SP-Det: Self-Prompted Dual-Text Fusion for Generalized Multi-Label Lesion Detection

TL;DR

This work tackles the bottleneck of expert-annotated prompts in multimodal chest X-ray lesion detection by introducing SP-Det, a self-prompting framework that generates two complementary textual prompts from images using a medical vision-language model. A bidirectional feature enhancer then fuses semantic-context and disease-beacon prompts with visual features via cross-modal attention and dimensional-preserving integration, improving localization and labeling across multiple thoracic diseases. The model is trained with a unified objective that combines contrastive region-text alignment and standard detection losses, and it demonstrates superior performance over state-of-the-art methods on VinDr-CXR and favorable generalization to ChestX-ray8 in zero-shot settings. These results suggest that fully automated prompt generation, grounded in medical VLMs, can provide scalable, annotation-free multimodal lesion detection with strong clinical applicability.

Abstract

Automated lesion detection in chest X-rays has demonstrated significant potential for improving clinical diagnosis by precisely localizing pathological abnormalities. While recent promptable detection frameworks have achieved remarkable accuracy in target localization, existing methods typically rely on manual annotations as prompts, which are labor-intensive and impractical for clinical applications. To address this limitation, we propose SP-Det, a novel self-prompted detection framework that automatically generates rich textual context to guide multi-label lesion detection without requiring expert annotations.
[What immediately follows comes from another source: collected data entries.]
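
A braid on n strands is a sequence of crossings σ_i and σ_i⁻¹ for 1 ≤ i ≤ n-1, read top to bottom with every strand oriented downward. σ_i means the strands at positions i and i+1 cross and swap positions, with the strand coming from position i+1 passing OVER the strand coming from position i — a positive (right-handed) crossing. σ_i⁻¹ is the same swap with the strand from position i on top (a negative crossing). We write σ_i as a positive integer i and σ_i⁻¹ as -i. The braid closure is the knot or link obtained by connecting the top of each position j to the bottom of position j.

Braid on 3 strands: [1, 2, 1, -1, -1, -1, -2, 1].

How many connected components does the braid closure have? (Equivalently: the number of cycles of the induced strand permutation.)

3

Derivation:
Track the strand permutation on 3 strands, starting from identity.
  step 1: s1 swaps positions 1,2 -> [2 1 3]
  step 2: s2 swaps positions 2,3 -> [2 3 1]
  step 3: s1 swaps positions 1,2 -> [3 2 1]
  step 4: s1^-1 swaps positions 1,2 -> [2 3 1]
  step 5: s1^-1 swaps positions 1,2 -> [3 2 1]
  step 6: s1^-1 swaps positions 1,2 -> [2 3 1]
  step 7: s2^-1 swaps positions 2,3 -> [2 1 3]
  step 8: s1 swaps positions 1,2 -> [1 2 3]
Final permutation (position -> original strand): [1 2 3]
Closure components = cycle count of this permutation = 3.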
Specifically, we introduce an expert-free dual-text prompt generator (DTPG) that leverages two complementary textual modalities: semantic context prompts that capture global pathological patterns and disease beacon prompts that focus on disease-specific manifestations. Moreover, we devise a bidirectional feature enhancer (BFE) that synergistically integrates comprehensive diagnostic context with disease-specific embeddings to significantly improve feature representation and detection accuracy. Extensive experiments on two chest X-ray datasets with diverse thoracic disease categories demonstrate that our SP-Det framework outperforms state-of-the-art detection methods while completely eliminating the dependency on expert-annotated prompts compared to existing promptable architectures.

Paper Structure

This paper contains 27 sections, 14 equations, 3 figures, 6 tables.

Figures (3)

  • Figure 1: Comparison of our self-prompted detection with existing lesion detection paradigms in chest X-rays. (1) Non-prompted detection: Traditional models using only image-label pairs without expert knowledge. (2) Expert-prompted detection: Multimodal models requiring manually curated disease categories or clinical reports. (3) Self-prompted detection (SP-Det): Our approach automatically generates semantic context and disease beacons from CXR images using a medical vision-language model (VLM), eliminating manual expert annotation requirements.
  • Figure 2: Overview of the SP-Det framework for multi-label lesion detection. The framework comprises four two components: (1) Expert-free dual-text prompt generator: A medical vision-language model automatically generates clinically relevant reports from CXR images to provide semantic context prompts, while disease categories extracted from these reports serve as disease beacon prompts. (2) Bidirectional feature enhancer: The process begins with self-attention enhancement of the highest-level image features $X_h$, followed by bidirectional cross-attention with text features where each modality alternately functions as queries (Q) and keys/values (K, V). Finally, these refined high-level features are channel-wise concatenated with the original low-level image features $X_l$, ensuring both semantic understanding and spatial detail preservation.
  • Figure 3: Case study from the VinDr-CXR test set. The predicted bounding boxes are compared with the ground truth annotations, with each disease highlighted using a distinct colour, while the ground truth is marked with a red box.